Account management and expansion
For most sales organizations, expanding revenue within existing accounts is just as important as winning new ones. But account expansion requires staying on top of what's happening with your customers: understanding their evolving needs, spotting upsell opportunities, and making sure renewals don't slip through the cracks. When you're juggling dozens of accounts alongside new business prospecting, it's easy for expansion opportunities to get lost.
AI agents can help you stay on top of your accounts by reading through your customer data, identifying patterns that signal an upsell or renewal risk, and preparing the outreach you need to act on those signals.
Example prompts:
"Read the spreadsheet 'customer-accounts.xlsx' on my desktop. This has every active customer with their contract value, renewal date, product tier, and usage notes from our last QBR. Identify all accounts with renewals coming up in the next 90 days and flag any that have had support escalations or declining usage (noted in the usage column). For each upcoming renewal, draft a personalized check-in email in Gmail that references their specific situation and proactively addresses any concerns. Leave them all as drafts so I can review and send."
"Read the file 'customer-usage-data-jan.csv' on my desktop. This has usage metrics for each customer account: logins per month, features used, and support tickets filed. Identify accounts that are only using a fraction of the features available on their plan, because those are candidates for either a training session or an upgrade conversation depending on the situation.
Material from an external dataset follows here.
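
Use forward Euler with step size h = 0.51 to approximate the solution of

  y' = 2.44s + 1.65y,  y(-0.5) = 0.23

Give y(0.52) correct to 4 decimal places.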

Create a document with two lists: accounts that might benefit from a success check-in (underusing their current plan) and accounts that might be ready for an upgrade (maxing out their current plan). Save it on my desktop."
"I have a big renewal coming up with one of our enterprise accounts. Read my account notes in 'globaltech-account-history.txt' on my desktop and the file 'globaltech-usage-report.csv'. Then browse globaltech.com to check for any recent company news, leadership changes, or strategic shifts. Create an account review document that summarizes their history with us, highlights how their usage has grown, identifies which additional products they'd benefit from, and includes talking points for positioning an expanded deal. Draft an email in Gmail to my contact there requesting a renewal review meeting. Leave it as a draft."
Getting started
You don't need to overhaul your entire workflow to start benefiting from AI. Start with one or two areas where you spend the most time on repetitive work. For most sales professionals, that's prospecting research and email follow-ups.
Get started with an AI agent like Claude Cowork, hand it your prospect list or a deal file, and see what it produces. You'll quickly get a feel for how to phrase your prompts and where the tool is most helpful for your specific workflow.
From there, you can expand into pipeline analysis, competitive intelligence, reporting, and everything else covered in this guide. The key is to start small and build the habit.